As both hypothetical parents are hypos, then all their babies would at least be homozygous for hypo. Any "normal" hypo offspring would have a chance at carrying the lavender and the diffused gene in heterozygous form. Each parent would have a 50% chance of passing that particular mutant gene to the offspring, so there would be no 100% hets. 100% means that the baby is absolutely carrying a particular trait in heterozygous form.
If you pulled this out into a punnet square, you'd find that about 2/3 of the babies would be carrying the diffused gene in het form and another 2/3 would be carrying the lavender gene in het form. And there would be a small overlap between the two that would include babies carrying *both* genes in het form. Because of this 2/3 ratio that occurs when the parents both are het for the same trait, this becomes a 66% het. There is a 66% chance that the baby is carrying that particular trait... but it also means there is a 33% chance it is *not*.
If only one parent has a particular het, then all the offspring have a 50% chance of carrying that trait.
If you breed a hypo het plasma (diffused lavender) to an actual plasma you will get some plasma offspring, yes. The plasma parent will automatically contribute a diffused gene and a lavender gene.
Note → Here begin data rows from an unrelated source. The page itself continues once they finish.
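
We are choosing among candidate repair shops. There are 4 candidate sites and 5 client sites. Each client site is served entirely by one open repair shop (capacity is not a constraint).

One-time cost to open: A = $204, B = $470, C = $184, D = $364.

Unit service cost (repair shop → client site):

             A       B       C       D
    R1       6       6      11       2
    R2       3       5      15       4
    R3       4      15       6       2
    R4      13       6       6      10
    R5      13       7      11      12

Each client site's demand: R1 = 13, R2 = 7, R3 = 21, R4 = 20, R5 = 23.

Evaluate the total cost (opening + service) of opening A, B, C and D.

Each client site is assigned to its cheapest site among the open ones.
{A, B, C, D}: R1→D 2·13=26, R2→A 3·7=21, R3→D 2·21=42, R4→B 6·20=120, R5→B 7·23=161. Service 370; fixed 1222; total 1592.

Total cost: 1592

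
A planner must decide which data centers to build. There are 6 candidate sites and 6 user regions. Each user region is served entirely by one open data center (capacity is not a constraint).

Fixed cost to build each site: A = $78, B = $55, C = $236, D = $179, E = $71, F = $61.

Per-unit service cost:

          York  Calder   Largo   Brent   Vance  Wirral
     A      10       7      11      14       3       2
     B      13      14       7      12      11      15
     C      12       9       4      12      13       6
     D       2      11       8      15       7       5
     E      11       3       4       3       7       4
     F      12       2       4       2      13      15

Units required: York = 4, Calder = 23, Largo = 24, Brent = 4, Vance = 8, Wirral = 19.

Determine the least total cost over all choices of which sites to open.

For any fixed open set, each user region goes to its cheapest open site; total = fixed + service.
{A, F}: York→A 10·4=40, Calder→F 2·23=46, Largo→F 4·24=96, Brent→F 2·4=8, Vance→A 3·8=24, Wirral→A 2·19=38. Service 252; fixed 139; total 391.
{E}: service 353 + fixed 71 = 424
{A, E}: York→A 10·4=40, Calder→E 3·23=69, Largo→E 4·24=96, Brent→E 3·4=12, Vance→A 3·8=24, Wirral→A 2·19=38. Service 279; fixed 149; total 428.
{A, B, C, D, E, F}: York→D 2·4=8, Calder→F 2·23=46, Largo→C 4·24=96, Brent→F 2·4=8, Vance→A 3·8=24, Wirral→A 2·19=38. Service 220; fixed 680; total 900.
No other subset beats 391.

Minimum total cost: 391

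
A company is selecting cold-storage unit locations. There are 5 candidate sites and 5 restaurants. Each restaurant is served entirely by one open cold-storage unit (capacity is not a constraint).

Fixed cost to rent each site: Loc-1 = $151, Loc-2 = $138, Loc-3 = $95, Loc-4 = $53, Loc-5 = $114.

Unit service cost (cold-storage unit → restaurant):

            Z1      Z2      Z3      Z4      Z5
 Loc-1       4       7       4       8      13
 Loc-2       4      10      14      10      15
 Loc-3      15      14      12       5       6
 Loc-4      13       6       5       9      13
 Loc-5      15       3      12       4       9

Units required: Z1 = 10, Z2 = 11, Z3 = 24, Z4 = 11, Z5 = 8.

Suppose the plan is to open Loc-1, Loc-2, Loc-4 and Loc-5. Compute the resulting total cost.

Total cost: 741

Each restaurant is assigned to its cheapest site among the open ones.
{Loc-1, Loc-2, Loc-4, Loc-5}: Z1→Loc-1 4·10=40, Z2→Loc-5 3·11=33, Z3→Loc-1 4·24=96, Z4→Loc-5 4·11=44, Z5→Loc-5 9·8=72. Service 285; fixed 456; total 741.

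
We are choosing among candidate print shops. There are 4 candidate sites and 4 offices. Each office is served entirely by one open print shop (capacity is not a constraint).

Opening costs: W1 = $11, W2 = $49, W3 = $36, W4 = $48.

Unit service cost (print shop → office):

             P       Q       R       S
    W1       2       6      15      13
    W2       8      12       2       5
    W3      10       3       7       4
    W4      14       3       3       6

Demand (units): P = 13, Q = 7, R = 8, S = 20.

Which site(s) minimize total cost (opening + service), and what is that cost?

Open W1 and W3; minimum total cost 230.

For any fixed open set, each office goes to its cheapest open site; total = fixed + service.
{W1, W3}: P→W1 2·13=26, Q→W3 3·7=21, R→W3 7·8=56, S→W3 4·20=80. Service 183; fixed 47; total 230.
{W1, W2, W3}: P→W1 2·13=26, Q→W3 3·7=21, R→W2 2·8=16, S→W3 4·20=80. Service 143; fixed 96; total 239.
{W1, W2}: service 184 + fixed 60 = 244
{W1, W2, W3, W4}: P→W1 2·13=26, Q→W3 3·7=21, R→W2 2·8=16, S→W3 4·20=80. Service 143; fixed 144; total 287.
No other subset beats 230.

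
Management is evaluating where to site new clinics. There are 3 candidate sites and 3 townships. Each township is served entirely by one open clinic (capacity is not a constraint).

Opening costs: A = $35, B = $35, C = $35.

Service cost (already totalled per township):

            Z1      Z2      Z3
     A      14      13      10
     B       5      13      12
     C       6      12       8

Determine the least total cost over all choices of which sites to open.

For any fixed open set, each township goes to its cheapest open site; total = fixed + service.
{C}: Z1→C 6, Z2→C 12, Z3→C 8. Service 26; fixed 35; total 61.
{B}: service 30 + fixed 35 = 65
{A}: Z1→A 14, Z2→A 13, Z3→A 10. Service 37; fixed 35; total 72.
{A, B, C}: Z1→B 5, Z2→C 12, Z3→C 8. Service 25; fixed 105; total 130.
No other subset beats 61.

Minimum total cost: 61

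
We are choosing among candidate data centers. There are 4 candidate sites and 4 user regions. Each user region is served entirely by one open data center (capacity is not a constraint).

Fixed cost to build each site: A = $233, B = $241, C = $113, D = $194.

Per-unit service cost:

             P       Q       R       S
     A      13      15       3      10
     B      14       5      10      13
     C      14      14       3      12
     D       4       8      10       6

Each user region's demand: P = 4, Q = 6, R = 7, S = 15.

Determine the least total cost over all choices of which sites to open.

Minimum total cost: 418

For any fixed open set, each user region goes to its cheapest open site; total = fixed + service.
{D}: P→D 4·4=16, Q→D 8·6=48, R→D 10·7=70, S→D 6·15=90. Service 224; fixed 194; total 418.
{C}: P→C 14·4=56, Q→C 14·6=84, R→C 3·7=21, S→C 12·15=180. Service 341; fixed 113; total 454.
{C, D}: service 175 + fixed 307 = 482
{A, B, C, D}: service 157 + fixed 781 = 938
(All 15 nonempty subsets were checked; D only is lowest.)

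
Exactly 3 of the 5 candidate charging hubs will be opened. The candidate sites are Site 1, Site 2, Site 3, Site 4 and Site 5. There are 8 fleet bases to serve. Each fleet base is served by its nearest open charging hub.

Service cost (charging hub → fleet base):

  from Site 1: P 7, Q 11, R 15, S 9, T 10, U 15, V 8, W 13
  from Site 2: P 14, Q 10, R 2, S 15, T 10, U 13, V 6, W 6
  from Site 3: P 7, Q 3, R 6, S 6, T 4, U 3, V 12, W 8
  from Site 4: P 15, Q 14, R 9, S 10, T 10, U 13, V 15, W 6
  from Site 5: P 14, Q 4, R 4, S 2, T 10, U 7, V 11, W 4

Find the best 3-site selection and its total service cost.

With exactly 3 open, each fleet base uses its cheapest among the chosen.
{Site 2, Site 3, Site 5}: P→Site 3 7, Q→Site 3 3, R→Site 2 2, S→Site 5 2, T→Site 3 4, U→Site 3 3, V→Site 2 6, W→Site 5 4. Service cost 31.
{Site 1, Site 3, Site 5}: service cost 35
{Site 1, Site 2, Site 3}: service cost 37
Among all 10 size-3 choices, {Site 2, Site 3, Site 5} is lowest.

Choose Site 2, Site 3 and Site 5; total service cost 31.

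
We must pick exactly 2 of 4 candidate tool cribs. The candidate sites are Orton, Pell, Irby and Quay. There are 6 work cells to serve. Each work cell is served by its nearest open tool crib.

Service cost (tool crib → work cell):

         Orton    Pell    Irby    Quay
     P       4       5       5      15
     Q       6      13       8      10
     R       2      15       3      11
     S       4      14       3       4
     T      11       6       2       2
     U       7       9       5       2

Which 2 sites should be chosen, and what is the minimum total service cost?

Choose Orton and Quay; total service cost 20.

With exactly 2 open, each work cell uses its cheapest among the chosen.
{Orton, Quay}: P→Orton 4, Q→Orton 6, R→Orton 2, S→Orton 4, T→Quay 2, U→Quay 2. Service cost 20.
{Orton, Irby}: service cost 22
{Irby, Quay}: service cost 23
Among all 6 size-2 choices, {Orton, Quay} is lowest.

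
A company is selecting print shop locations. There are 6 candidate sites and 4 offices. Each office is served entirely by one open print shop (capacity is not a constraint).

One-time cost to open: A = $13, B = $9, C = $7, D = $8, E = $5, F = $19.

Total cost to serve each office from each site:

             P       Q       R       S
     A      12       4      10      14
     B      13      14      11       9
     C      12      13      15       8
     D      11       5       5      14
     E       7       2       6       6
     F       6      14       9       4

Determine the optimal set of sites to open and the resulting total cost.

Open E only; minimum total cost 26.

For any fixed open set, each office goes to its cheapest open site; total = fixed + service.
{E}: P→E 7, Q→E 2, R→E 6, S→E 6. Service 21; fixed 5; total 26.
{C, E}: P→E 7, Q→E 2, R→E 6, S→E 6. Service 21; fixed 12; total 33.
{D, E}: service 20 + fixed 13 = 33
{A, B, C, D, E, F}: service 17 + fixed 61 = 78
No other subset beats 26.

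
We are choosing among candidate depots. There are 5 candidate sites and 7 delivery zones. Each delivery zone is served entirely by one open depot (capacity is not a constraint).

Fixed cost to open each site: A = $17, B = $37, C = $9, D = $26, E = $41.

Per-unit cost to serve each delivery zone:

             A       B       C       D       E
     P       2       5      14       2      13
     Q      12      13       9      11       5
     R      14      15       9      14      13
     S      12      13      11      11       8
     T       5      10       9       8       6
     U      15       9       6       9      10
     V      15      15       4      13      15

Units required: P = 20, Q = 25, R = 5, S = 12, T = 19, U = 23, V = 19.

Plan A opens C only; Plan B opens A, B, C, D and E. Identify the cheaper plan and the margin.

Plan B is cheaper by 331.

Plan A: {C}: P→C 14·20=280, Q→C 9·25=225, R→C 9·5=45, S→C 11·12=132, T→C 9·19=171, U→C 6·23=138, V→C 4·19=76. Service 1067; fixed 9; total 1076.
Plan B: {A, B, C, D, E}: P→A 2·20=40, Q→E 5·25=125, R→C 9·5=45, S→E 8·12=96, T→A 5·19=95, U→C 6·23=138, V→C 4·19=76. Service 615; fixed 130; total 745.
Difference: |1076 − 745| = 331.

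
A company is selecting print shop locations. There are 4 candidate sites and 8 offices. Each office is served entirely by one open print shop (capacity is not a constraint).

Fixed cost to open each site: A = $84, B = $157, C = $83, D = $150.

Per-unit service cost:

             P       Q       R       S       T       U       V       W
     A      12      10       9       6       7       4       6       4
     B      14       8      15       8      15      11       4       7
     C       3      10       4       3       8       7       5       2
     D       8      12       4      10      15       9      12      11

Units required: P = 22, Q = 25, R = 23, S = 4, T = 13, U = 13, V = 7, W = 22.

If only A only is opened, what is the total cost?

Each office is assigned to its cheapest site among the open ones.
{A}: P→A 12·22=264, Q→A 10·25=250, R→A 9·23=207, S→A 6·4=24, T→A 7·13=91, U→A 4·13=52, V→A 6·7=42, W→A 4·22=88. Service 1018; fixed 84; total 1102.

Total cost: 1102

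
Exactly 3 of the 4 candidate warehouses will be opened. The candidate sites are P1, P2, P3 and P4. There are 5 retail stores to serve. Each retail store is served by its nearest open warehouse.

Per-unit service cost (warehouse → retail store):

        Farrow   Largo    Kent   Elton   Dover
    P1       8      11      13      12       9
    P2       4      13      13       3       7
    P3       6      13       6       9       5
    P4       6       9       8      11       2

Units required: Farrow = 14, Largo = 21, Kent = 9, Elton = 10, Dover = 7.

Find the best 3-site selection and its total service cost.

With exactly 3 open, each retail store uses its cheapest among the chosen.
{P2, P3, P4}: Farrow→P2 4·14=56, Largo→P4 9·21=189, Kent→P3 6·9=54, Elton→P2 3·10=30, Dover→P4 2·7=14. Service cost 343.
{P1, P2, P4}: service cost 361
{P1, P2, P3}: service cost 406
Among all 4 size-3 choices, {P2, P3, P4} is lowest.

Choose P2, P3 and P4; total service cost 343.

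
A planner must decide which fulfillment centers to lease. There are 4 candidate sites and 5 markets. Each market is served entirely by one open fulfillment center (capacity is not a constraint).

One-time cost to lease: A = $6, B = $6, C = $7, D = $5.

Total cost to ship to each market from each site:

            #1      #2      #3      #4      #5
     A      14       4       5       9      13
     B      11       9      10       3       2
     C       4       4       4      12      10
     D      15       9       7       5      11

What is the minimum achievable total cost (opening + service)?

Minimum total cost: 30

For any fixed open set, each market goes to its cheapest open site; total = fixed + service.
{B, C}: #1→C 4, #2→C 4, #3→C 4, #4→B 3, #5→B 2. Service 17; fixed 13; total 30.
{B, C, D}: service 17 + fixed 18 = 35
{A, B, C}: service 17 + fixed 19 = 36
{A, B, C, D}: service 17 + fixed 24 = 41
No other subset beats 30.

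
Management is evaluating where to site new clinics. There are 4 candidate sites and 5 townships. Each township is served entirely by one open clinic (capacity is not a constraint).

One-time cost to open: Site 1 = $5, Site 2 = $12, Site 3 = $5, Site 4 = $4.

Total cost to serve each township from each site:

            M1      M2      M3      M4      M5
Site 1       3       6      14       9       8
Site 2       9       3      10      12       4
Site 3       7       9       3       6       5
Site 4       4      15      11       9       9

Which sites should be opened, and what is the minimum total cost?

Open Site 1 and Site 3; minimum total cost 33.

For any fixed open set, each township goes to its cheapest open site; total = fixed + service.
{Site 1, Site 3}: M1→Site 1 3, M2→Site 1 6, M3→Site 3 3, M4→Site 3 6, M5→Site 3 5. Service 23; fixed 10; total 33.
{Site 3}: service 30 + fixed 5 = 35
{Site 3, Site 4}: service 27 + fixed 9 = 36
{Site 1, Site 2, Site 3, Site 4}: M1→Site 1 3, M2→Site 2 3, M3→Site 3 3, M4→Site 3 6, M5→Site 2 4. Service 19; fixed 26; total 45.
No other subset beats 33.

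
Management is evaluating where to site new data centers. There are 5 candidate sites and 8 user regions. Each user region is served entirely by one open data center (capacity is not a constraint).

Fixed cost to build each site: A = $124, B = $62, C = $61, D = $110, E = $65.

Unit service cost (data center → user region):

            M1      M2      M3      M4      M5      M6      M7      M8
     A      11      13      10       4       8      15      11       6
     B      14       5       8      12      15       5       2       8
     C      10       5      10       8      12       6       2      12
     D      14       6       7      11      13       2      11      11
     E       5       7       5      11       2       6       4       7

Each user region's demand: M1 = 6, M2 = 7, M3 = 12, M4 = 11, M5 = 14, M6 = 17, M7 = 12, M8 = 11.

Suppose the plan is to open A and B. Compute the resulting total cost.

Total cost: 714

Each user region is assigned to its cheapest site among the open ones.
{A, B}: M1→A 11·6=66, M2→B 5·7=35, M3→B 8·12=96, M4→A 4·11=44, M5→A 8·14=112, M6→B 5·17=85, M7→B 2·12=24, M8→A 6·11=66. Service 528; fixed 186; total 714.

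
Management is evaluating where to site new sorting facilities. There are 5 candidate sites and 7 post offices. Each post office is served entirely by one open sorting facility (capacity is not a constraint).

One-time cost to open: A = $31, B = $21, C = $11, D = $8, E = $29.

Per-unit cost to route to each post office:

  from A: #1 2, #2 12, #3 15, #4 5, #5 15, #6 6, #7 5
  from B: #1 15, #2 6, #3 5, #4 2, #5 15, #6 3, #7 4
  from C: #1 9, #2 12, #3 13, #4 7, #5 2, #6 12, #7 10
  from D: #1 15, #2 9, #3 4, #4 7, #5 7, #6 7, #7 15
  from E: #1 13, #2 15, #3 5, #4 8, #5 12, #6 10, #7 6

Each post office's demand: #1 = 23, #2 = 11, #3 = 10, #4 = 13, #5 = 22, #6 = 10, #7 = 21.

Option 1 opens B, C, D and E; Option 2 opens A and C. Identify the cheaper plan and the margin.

Option 1 is cheaper by 58.

Option 1: {B, C, D, E}: #1→C 9·23=207, #2→B 6·11=66, #3→D 4·10=40, #4→B 2·13=26, #5→C 2·22=44, #6→B 3·10=30, #7→B 4·21=84. Service 497; fixed 69; total 566.
Option 2: {A, C}: #1→A 2·23=46, #2→A 12·11=132, #3→C 13·10=130, #4→A 5·13=65, #5→C 2·22=44, #6→A 6·10=60, #7→A 5·21=105. Service 582; fixed 42; total 624.
Difference: |566 − 624| = 58.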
Your het girl would have a 50% chance of contributing a particular gene. So 50% of the babies would be lavenders. 50% would be diffused. And there would be an overlap where both genes are present. So in the end you'd have a clutch that was 25% normals het for hypo (from mom), diffused and lavender (from dad), 25% lavenders, 25% diffused, and 25% plasmas (this is the overlap. Half the diffused and half the lavenders carry both traits together, equaling a plasma).